Let $K$ be a number field with $[K:Q] =n$. Let $O_k$ be its ring of algebraic integers.
I understand how there is an integral basis for $Q$, i.e. $\exists$ a $Q$-basis of $K$ consisting of elements of $O_k$. Let this integral basis be denoted by $\omega_1, \omega_2, \dots, \omega_n \in O_k$.
However, I do not understand how this leads to the fact that
$$\bigoplus_{i=1}^n Z\omega_i \subseteq O_k$$
Could someone elaborate please? Thank you.
On
The text may be trying to make the following point:
if $\omega_1,\ldots,\omega_r$ are any elements of $O_k$ then their $\mathbb Z$-span, which one might denote by $$\sum_i \mathbb Z \omega_i,$$ is contained in $O_k$ (since $O_k$ is closed under addition).
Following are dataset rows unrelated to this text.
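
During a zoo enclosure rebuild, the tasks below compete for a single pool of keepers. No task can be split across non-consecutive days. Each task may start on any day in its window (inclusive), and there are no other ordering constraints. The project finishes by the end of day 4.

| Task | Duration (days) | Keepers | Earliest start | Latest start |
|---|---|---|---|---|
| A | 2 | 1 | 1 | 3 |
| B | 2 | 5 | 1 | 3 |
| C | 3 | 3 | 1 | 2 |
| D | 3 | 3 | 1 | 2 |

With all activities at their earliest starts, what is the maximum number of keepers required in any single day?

12

Early-start schedule: A@1, B@1, C@1, D@1.
Load per day: day 1: 12, day 2: 12, day 3: 6, day 4: 0.
Peak is 12.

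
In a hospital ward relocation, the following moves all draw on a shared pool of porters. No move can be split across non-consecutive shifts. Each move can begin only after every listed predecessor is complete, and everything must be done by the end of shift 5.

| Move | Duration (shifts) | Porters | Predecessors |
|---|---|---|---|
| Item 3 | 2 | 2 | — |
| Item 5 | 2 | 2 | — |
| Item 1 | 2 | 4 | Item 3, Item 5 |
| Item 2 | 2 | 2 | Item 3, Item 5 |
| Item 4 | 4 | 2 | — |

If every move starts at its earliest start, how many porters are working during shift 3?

8

At early start, shift 3 has: Item 1, Item 2, Item 4.
Demand: 4 + 2 + 2 = 8.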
However, unless that $\omega_i$ are linearly independent over $\mathbb Z$, their span in $O_k$ won't be isomorphic to the direct sum of the $\mathbb Z \omega_i$.
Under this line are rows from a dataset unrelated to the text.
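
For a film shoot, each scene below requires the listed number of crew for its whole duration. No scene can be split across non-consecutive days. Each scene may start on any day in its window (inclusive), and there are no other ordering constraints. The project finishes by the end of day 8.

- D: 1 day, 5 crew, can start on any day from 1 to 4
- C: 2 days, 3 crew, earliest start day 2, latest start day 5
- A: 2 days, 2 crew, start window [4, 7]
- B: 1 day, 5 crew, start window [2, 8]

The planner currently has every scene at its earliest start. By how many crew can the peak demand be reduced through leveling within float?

Early-start peak: d1:5  d2:8  d3:3  d4:2  d5:2  d6:0  d7:0  d8:0 ⇒ 8.
Leveled (D@1, C@2, A@4, B@6): d1:5  d2:3  d3:3  d4:2  d5:2  d6:5  d7:0  d8:0 ⇒ 5.
Reduction 8 − 5 = 3.

3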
There is always a natural surjection $$\bigoplus_i \mathbb Z_i \to \sum_i \mathbb Z \omega_i$$ (the source being the direct sum and the target being the span in $O_k$), but in general it has a kernel; indeed, the kernel is the collection of all linear dependence relations between the $\omega_i$.
Now if the $\omega_i$ are an integral basis, then they are linearly independent over $\mathbb Z$, and so the direct sum is embedded into $O_k$.
That sum is (isomorphic to) the set of all numbers $\sum a_i\omega_i$ where the $a_i$ are integers. But if the $\omega_i$ are in $O_k$ then of course any integer linear combination of them is also in $O_k$.